By SAM DICHIARA

OPINION —

There is a famous quote that goes, “Everyone is a genius. But if you judge a fish by how well it can climb a tree, it will spend its whole life thinking it’s an idiot.”

The quote is almost always attributed to Albert Einstein. But he didn’t say it.

In fact, historians don’t know who said it, but they’re pretty sure it was not Einstein. Similar phrasings have floated around since at least the 1800s.

But this and at least five other famous quotes you’d probably recognize are falsely credited to Einstein. Why? I think it’s because we believe something is truer when someone smart says it. That often seems logical to us, but it isn’t.

What we call intelligence is an extremely specific set of cognitive skills that lend themselves to an extremely specific way of understanding the world that is no better or worse than any other. Plato was brilliant when it came to philosophy. Newton was a mathematical genius.
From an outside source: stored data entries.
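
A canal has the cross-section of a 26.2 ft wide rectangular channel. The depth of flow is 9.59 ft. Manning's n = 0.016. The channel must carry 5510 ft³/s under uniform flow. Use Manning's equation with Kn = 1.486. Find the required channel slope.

Flow area A = b·y = 26.2 × 9.59 = 251.3 ft². Wetted perimeter P = b + 2y = 26.2 + 2×9.59 = 45.38 ft.
Hydraulic radius R = A/P = 251.3/45.38 = 5.537 ft.
From Manning's equation, S = [nQ / (1.486 A R^(2/3))]² = [0.016 × 5510 / (1.486 × 251.3 × 5.537^(2/3))]² = 0.00569.

S = 0.00569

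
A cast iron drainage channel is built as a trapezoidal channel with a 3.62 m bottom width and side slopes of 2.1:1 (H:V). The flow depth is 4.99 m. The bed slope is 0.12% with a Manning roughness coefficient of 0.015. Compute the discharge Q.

Q = 309 m³/s

With bottom width b = 3.62 m and side slope z = 2.1: A = (b + zy)y = (3.62 + 2.1×4.99)×4.99 = 70.35 m²; P = b + 2y√(1+z²) = 3.62 + 2×4.99×2.326 = 26.83 m.
Hydraulic radius R = A/P = 70.35/26.83 = 2.622 m.
Manning's equation: Q = (1/n) A R^(2/3) S^(1/2) = (1/0.015) × 70.35 × 2.622^(2/3) × 0.0012^(1/2) = 309 m³/s.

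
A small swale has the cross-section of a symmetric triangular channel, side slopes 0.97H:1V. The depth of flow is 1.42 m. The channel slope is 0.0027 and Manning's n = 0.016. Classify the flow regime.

subcritical

For a triangular section with side slope z = 0.97: A = zy² = 0.97×1.42² = 1.956 m²; P = 2y√(1+z²) = 2×1.42×1.393 = 3.957 m.
Hydraulic radius R = A/P = 1.956/3.957 = 0.4943 m.
V = (1/n) R^(2/3) √S = (1/0.016) × 0.4943^(2/3) × √0.0027 = 2.03 m/s. Hydraulic depth D_h = A/T = 1.956/2.755 = 0.71 m.
Froude number Fr = V/√(g·D_h) = 2.03/√(9.81×0.71) = 0.769, which is less than 1, so the flow is subcritical.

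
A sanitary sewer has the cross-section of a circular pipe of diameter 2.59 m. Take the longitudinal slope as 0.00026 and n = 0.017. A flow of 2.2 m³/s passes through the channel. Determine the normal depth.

y_n = 1.43 m

Manning's equation rearranged: A R^(2/3) = nQ / (1·√S) = 0.017 × 2.2 / (√0.00026) = 2.319.
Try y = 1.07 m: A R^(2/3) = 1.409 — low.
Try y = 1.43 m: A R^(2/3) = 2.324 — matches.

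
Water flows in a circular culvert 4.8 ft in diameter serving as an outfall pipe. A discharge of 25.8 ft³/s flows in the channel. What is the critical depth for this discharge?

At critical depth, Q² T / (g A³) = 1, i.e. A³/T = Q²/g = 25.8²/32.2 = 20.67.
At y = 1.14 ft: A³/T = 8.72 — low.
At y = 1.55 ft: A³/T = 28.77 — high.
At y = 1.42 ft: A³/T = 20.49 — matches.

y_c = 1.42 ft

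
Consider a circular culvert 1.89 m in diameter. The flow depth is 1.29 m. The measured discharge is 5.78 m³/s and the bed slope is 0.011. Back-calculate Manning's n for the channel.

For a circular section of diameter D = 1.89 m at depth y = 1.29 m, the central angle is θ = 2 arccos(1 − 2y/D) = 3.889 rad. Then A = (D²/8)(θ − sin θ) = 2.04 m² and P = Dθ/2 = 3.675 m.
Hydraulic radius R = A/P = 2.04/3.675 = 0.5551 m.
Rearranging Manning's equation: n = (1/Q) A R^(2/3) S^(1/2) = (1/5.78) × 2.04 × 0.5551^(2/3) × √0.011 = 0.025.

n = 0.025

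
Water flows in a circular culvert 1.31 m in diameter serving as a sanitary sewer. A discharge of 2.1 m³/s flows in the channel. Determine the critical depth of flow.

y_c = 0.777 m

At critical depth, Q² T / (g A³) = 1, i.e. A³/T = Q²/g = 2.1²/9.81 = 0.4495.
Trying y = 0.979 m: A³/T = 1.108 — high.
Trying y = 0.6 m: A³/T = 0.1671 — low.
Trying y = 0.777 m: A³/T = 0.4488 — close enough.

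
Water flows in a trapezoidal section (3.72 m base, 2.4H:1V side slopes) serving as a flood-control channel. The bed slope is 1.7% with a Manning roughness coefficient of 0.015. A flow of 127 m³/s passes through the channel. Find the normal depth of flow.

y_n = 1.75 m

Manning's equation rearranged: A R^(2/3) = nQ / (1·√S) = 0.015 × 127 / (√0.017) = 14.61.
Try y = 2 m: A R^(2/3) = 19.31 — over.
Try y = 1.21 m: A R^(2/3) = 6.91 — short.
Try y = 1.75 m: A R^(2/3) = 14.6 — ≈ 14.61.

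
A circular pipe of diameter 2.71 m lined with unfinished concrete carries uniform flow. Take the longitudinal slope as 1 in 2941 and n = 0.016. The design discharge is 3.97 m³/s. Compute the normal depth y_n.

y_n = 1.79 m

Manning's equation rearranged: A R^(2/3) = nQ / (1·√S) = 0.016 × 3.97 / (√0.00034) = 3.445.
At y = 1.51 m: A R^(2/3) = 2.661 — short.
At y = 2.11 m: A R^(2/3) = 4.23 — over.
At y = 1.79 m: A R^(2/3) = 3.443 — close enough.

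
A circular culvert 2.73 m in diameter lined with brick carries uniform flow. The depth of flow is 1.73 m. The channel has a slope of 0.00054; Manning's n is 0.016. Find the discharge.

For a circular section of diameter D = 2.73 m at depth y = 1.73 m, the central angle is θ = 2 arccos(1 − 2y/D) = 3.683 rad. Then A = (D²/8)(θ − sin θ) = 3.911 m² and P = Dθ/2 = 5.027 m.
Hydraulic radius R = A/P = 3.911/5.027 = 0.778 m.
Manning's equation: Q = (1/n) A R^(2/3) S^(1/2) = (1/0.016) × 3.911 × 0.778^(2/3) × 0.00054^(1/2) = 4.81 m³/s.

Q = 4.81 m³/s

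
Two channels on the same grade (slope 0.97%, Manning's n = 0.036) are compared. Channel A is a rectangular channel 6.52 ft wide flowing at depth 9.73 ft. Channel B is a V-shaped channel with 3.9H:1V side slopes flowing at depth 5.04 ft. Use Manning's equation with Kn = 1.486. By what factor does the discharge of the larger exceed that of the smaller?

1.56

Channel A: Flow area A = b·y = 6.52 × 9.73 = 63.44 ft². Wetted perimeter P = b + 2y = 6.52 + 2×9.73 = 25.98 ft. Hydraulic radius R = A/P = 63.44/25.98 = 2.442 ft. Q_A = (1.486/0.036)·63.44·2.442^(2/3)·√0.0097 = 467.7 ft³/s.
Channel B: For a triangular section with side slope z = 3.9: A = zy² = 3.9×5.04² = 99.07 ft²; P = 2y√(1+z²) = 2×5.04×4.026 = 40.58 ft. Hydraulic radius R = A/P = 99.07/40.58 = 2.441 ft. Q_B = (1.486/0.036)·99.07·2.441^(2/3)·√0.0097 = 730.1 ft³/s.
The larger discharge is 730.1 ft³/s and the smaller is 467.7 ft³/s; the ratio is 1.56.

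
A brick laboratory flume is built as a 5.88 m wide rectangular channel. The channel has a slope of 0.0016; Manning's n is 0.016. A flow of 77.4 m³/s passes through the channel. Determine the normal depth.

Manning's equation rearranged: A R^(2/3) = nQ / (1·√S) = 0.016 × 77.4 / (√0.0016) = 30.96.
Trying y = 4.52 m: A R^(2/3) = 39.06 — too large.
Trying y = 2.69 m: A R^(2/3) = 19.84 — too small.
Trying y = 3.77 m: A R^(2/3) = 30.98 — matches.

y_n = 3.77 m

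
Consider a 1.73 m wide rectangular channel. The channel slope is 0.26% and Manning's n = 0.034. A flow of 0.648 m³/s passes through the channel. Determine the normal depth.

Manning's equation rearranged: A R^(2/3) = nQ / (1·√S) = 0.034 × 0.648 / (√0.0026) = 0.4321.
Try y = 0.623 m: A R^(2/3) = 0.5476 — over.
Try y = 0.37 m: A R^(2/3) = 0.2602 — short.
Try y = 0.526 m: A R^(2/3) = 0.432 — matches.

y_n = 0.526 m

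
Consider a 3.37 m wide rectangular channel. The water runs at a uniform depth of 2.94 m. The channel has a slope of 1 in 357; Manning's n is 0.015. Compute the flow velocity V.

V = 3.69 m/s

Flow area A = b·y = 3.37 × 2.94 = 9.908 m². Wetted perimeter P = b + 2y = 3.37 + 2×2.94 = 9.25 m.
Hydraulic radius R = A/P = 9.908/9.25 = 1.071 m.
From Manning's equation, V = (1/n) R^(2/3) S^(1/2) = (1/0.015) × 1.071^(2/3) × 0.002801^(1/2) = 3.69 m/s.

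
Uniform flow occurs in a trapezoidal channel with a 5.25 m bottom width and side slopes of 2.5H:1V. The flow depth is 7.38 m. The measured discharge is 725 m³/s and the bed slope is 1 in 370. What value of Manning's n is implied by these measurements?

With bottom width b = 5.25 m and side slope z = 2.5: A = (b + zy)y = (5.25 + 2.5×7.38)×7.38 = 174.9 m²; P = b + 2y√(1+z²) = 5.25 + 2×7.38×2.693 = 44.99 m.
Hydraulic radius R = A/P = 174.9/44.99 = 3.887 m.
Rearranging Manning's equation: n = (1/Q) A R^(2/3) S^(1/2) = (1/725) × 174.9 × 3.887^(2/3) × √0.002703 = 0.031.

n = 0.031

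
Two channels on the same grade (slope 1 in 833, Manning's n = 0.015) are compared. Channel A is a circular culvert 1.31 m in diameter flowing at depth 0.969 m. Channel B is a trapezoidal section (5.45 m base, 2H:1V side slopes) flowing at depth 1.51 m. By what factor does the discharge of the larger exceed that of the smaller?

Channel A: For a circular section of diameter D = 1.31 m at depth y = 0.969 m, the central angle is θ = 2 arccos(1 − 2y/D) = 4.142 rad. Then A = (D²/8)(θ − sin θ) = 1.069 m² and P = Dθ/2 = 2.713 m. Hydraulic radius R = A/P = 1.069/2.713 = 0.394 m. Q_A = (1/0.015)·1.069·0.394^(2/3)·√0.0012 = 1.327 m³/s.
Channel B: With bottom width b = 5.45 m and side slope z = 2: A = (b + zy)y = (5.45 + 2×1.51)×1.51 = 12.79 m²; P = b + 2y√(1+z²) = 5.45 + 2×1.51×2.236 = 12.2 m. Hydraulic radius R = A/P = 12.79/12.2 = 1.048 m. Q_B = (1/0.015)·12.79·1.048^(2/3)·√0.0012 = 30.48 m³/s.
The larger discharge is 30.48 m³/s and the smaller is 1.327 m³/s; the ratio is 23.

23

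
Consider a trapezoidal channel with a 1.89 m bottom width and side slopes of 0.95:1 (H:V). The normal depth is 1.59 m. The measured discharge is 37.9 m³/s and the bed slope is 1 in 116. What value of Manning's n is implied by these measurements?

n = 0.012

With bottom width b = 1.89 m and side slope z = 0.95: A = (b + zy)y = (1.89 + 0.95×1.59)×1.59 = 5.407 m²; P = b + 2y√(1+z²) = 1.89 + 2×1.59×1.379 = 6.276 m.
Hydraulic radius R = A/P = 5.407/6.276 = 0.8615 m.
Rearranging Manning's equation: n = (1/Q) A R^(2/3) S^(1/2) = (1/37.9) × 5.407 × 0.8615^(2/3) × √0.008621 = 0.012.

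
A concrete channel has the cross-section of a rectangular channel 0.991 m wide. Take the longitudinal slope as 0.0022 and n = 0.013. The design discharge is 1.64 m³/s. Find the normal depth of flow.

Manning's equation rearranged: A R^(2/3) = nQ / (1·√S) = 0.013 × 1.64 / (√0.0022) = 0.4545.
Try y = 0.707 m: A R^(2/3) = 0.3079 — too small.
Try y = 1.05 m: A R^(2/3) = 0.5035 — too large.
Try y = 0.965 m: A R^(2/3) = 0.4543 — ≈ 0.4545.

y_n = 0.965 m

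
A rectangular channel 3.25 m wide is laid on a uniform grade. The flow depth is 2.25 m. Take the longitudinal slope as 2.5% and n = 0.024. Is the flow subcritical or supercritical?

supercritical

Flow area A = b·y = 3.25 × 2.25 = 7.312 m². Wetted perimeter P = b + 2y = 3.25 + 2×2.25 = 7.75 m.
Hydraulic radius R = A/P = 7.312/7.75 = 0.9435 m.
V = (1/n) R^(2/3) √S = (1/0.024) × 0.9435^(2/3) × √0.025 = 6.338 m/s. Hydraulic depth D_h = A/T = 7.312/3.25 = 2.25 m.
Froude number Fr = V/√(g·D_h) = 6.338/√(9.81×2.25) = 1.35, which is greater than 1, so the flow is supercritical.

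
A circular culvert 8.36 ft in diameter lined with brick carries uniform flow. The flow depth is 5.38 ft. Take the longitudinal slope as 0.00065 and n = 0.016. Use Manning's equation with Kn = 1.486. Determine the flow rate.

Q = 158 ft³/s

For a circular section of diameter D = 8.36 ft at depth y = 5.38 ft, the central angle is θ = 2 arccos(1 − 2y/D) = 3.724 rad. Then A = (D²/8)(θ − sin θ) = 37.34 ft² and P = Dθ/2 = 15.57 ft.
Hydraulic radius R = A/P = 37.34/15.57 = 2.399 ft.
Manning's equation: Q = (1.486/n) A R^(2/3) S^(1/2) = (1.486/0.016) × 37.34 × 2.399^(2/3) × 0.00065^(1/2) = 158 ft³/s.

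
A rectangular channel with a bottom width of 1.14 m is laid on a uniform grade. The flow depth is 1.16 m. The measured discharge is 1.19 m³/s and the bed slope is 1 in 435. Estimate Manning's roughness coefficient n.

n = 0.0281

Flow area A = b·y = 1.14 × 1.16 = 1.322 m². Wetted perimeter P = b + 2y = 1.14 + 2×1.16 = 3.46 m.
Hydraulic radius R = A/P = 1.322/3.46 = 0.3822 m.
Rearranging Manning's equation: n = (1/Q) A R^(2/3) S^(1/2) = (1/1.19) × 1.322 × 0.3822^(2/3) × √0.002299 = 0.0281.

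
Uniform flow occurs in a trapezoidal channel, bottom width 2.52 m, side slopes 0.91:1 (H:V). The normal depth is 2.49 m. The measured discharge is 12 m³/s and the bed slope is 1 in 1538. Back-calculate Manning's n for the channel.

n = 0.03

With bottom width b = 2.52 m and side slope z = 0.91: A = (b + zy)y = (2.52 + 0.91×2.49)×2.49 = 11.92 m²; P = b + 2y√(1+z²) = 2.52 + 2×2.49×1.352 = 9.253 m.
Hydraulic radius R = A/P = 11.92/9.253 = 1.288 m.
Rearranging Manning's equation: n = (1/Q) A R^(2/3) S^(1/2) = (1/12) × 11.92 × 1.288^(2/3) × √0.0006502 = 0.03.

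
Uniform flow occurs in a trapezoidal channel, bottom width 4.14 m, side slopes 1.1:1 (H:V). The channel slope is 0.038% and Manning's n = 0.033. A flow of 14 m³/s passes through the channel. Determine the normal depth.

y_n = 2.57 m

Manning's equation rearranged: A R^(2/3) = nQ / (1·√S) = 0.033 × 14 / (√0.00038) = 23.7.
Try y = 2.11 m: A R^(2/3) = 16.31 — too small.
Try y = 3.18 m: A R^(2/3) = 35.76 — too large.
Try y = 2.57 m: A R^(2/3) = 23.67 — ≈ 23.7.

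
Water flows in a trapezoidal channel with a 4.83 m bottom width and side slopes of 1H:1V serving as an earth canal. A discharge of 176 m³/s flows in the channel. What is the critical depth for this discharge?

At critical depth, Q² T / (g A³) = 1, i.e. A³/T = Q²/g = 176²/9.81 = 3158.
Try y = 4.96 m: A³/T = 7762 — high.
Try y = 3.29 m: A³/T = 1671 — low.
Try y = 3.91 m: A³/T = 3155 — close enough.

y_c = 3.91 m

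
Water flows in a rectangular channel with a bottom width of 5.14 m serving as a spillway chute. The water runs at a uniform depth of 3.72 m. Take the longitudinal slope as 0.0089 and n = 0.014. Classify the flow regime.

Flow area A = b·y = 5.14 × 3.72 = 19.12 m². Wetted perimeter P = b + 2y = 5.14 + 2×3.72 = 12.58 m.
Hydraulic radius R = A/P = 19.12/12.58 = 1.52 m.
V = (1/n) R^(2/3) √S = (1/0.014) × 1.52^(2/3) × √0.0089 = 8.908 m/s. Hydraulic depth D_h = A/T = 19.12/5.14 = 3.72 m.
Froude number Fr = V/√(g·D_h) = 8.908/√(9.81×3.72) = 1.47, which is greater than 1, so the flow is supercritical.

supercritical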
But what about someone who always seems aware of how they and others are feeling, who can intuitively understand the mindset someone else is in, and attune themselves to that? That person is socially and emotionally intelligent. What about the athlete who has a deep understanding of how his/her body manages to perform, and how the muscles tend to move and feel when she/he swings a bat or shoots a basketball? What about the musician with an intimate understanding of how a violin responds when a bow is drawn across the strings?

IQ does not test for these types of intelligence. Neither does the ACT or the SAT. Several studies have demonstrated that IQ is an awful predictor of academic and professional success. Research consistently shows that excellence has much more to do with things like emotional intelligence, interpersonal communication and strong, supportive relationships with loved ones.

So Einstein really was profoundly brilliant, but no more than you are. His type of genius is related to what our culture teaches us to idolize and prioritize over others: scientific and technological progress.

Scientific discovery is great, but no greater than the types of intelligence that might discover for the world how people can better understand themselves and each other — how we can learn to cooperate rather than compete and how we can achieve peace among nations for the sake of everyone’s prosperity.

We have to ask ourselves how to build a society that makes the most of what everyone brings to the table, so we can become as wise as we are smart. Many of the world’s problems today stem from the fact that we keep developing new technologies faster than we can figure out how to use them responsibly.

Civilization can’t survive much longer if technical know-how keeps outrunning wisdom. Every one of us lives in a world less awesome than it could be because we elevate one kind of brilliance over all others, and therefore make only one kind of progress. We are hemorrhaging human potential.

At night, we look up at the sky and see all the stars and the constellations, and each glittering bulb in the whole web of lights is beautiful. And then the sun comes up. It’s a star just like all the others, except it’s closer; so it’s so bright that we can’t see the others at all. The irony is that we think we can see things better during the day.